Loud partisan critics such as Sen. Chuck Schumer, D-N.Y., can scurry to add up all of Wells Fargo's recent stock buybacks — Wells Fargo returned close to $8 billion to shareholders in the second and third quarter of 2017 — as a way to show that it's only chump change going to the lowest rung of workers. But to Wells Fargo's credit, this wage increase is permanent, unlike the one-time $1,000 bonuses also being offered by some corporations in the wake of the tax bill's passage. And Fifth Third Bancorp, without any of Wells Fargo's baggage, announced both a minimum wage increase to $15 and a bonus plan this week.

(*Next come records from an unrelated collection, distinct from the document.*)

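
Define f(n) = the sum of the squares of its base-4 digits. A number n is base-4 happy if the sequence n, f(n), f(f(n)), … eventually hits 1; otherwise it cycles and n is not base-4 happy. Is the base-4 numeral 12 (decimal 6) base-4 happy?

6 = (1,2)_4 → 5
5 = (1,1)_4 → 2
2 = (2)_4 → 4
4 = (1,0)_4 → 1  — reached 1.

base-4 happy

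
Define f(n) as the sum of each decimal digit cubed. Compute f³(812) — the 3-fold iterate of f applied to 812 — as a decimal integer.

812 → 8³ + 1³ + 2³ = 521
521 → 5³ + 2³ + 1³ = 134
134 → 1³ + 3³ + 4³ = 92

92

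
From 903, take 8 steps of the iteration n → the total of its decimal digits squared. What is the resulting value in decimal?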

As more corporations roll out bonuses — and let's hope more permanent wage increases as well — cutting through the tax cut talk is the only way to start getting a real picture of the American worker's fair shake. Given its recent history, instead of applauding Sloan and Wells Fargo's "immediate steps" to pay workers more, one has to ask: What took so long, and, if true, why were tax cuts the only way to motivate the bank to reach a minimum wage some of its own peers were already paying?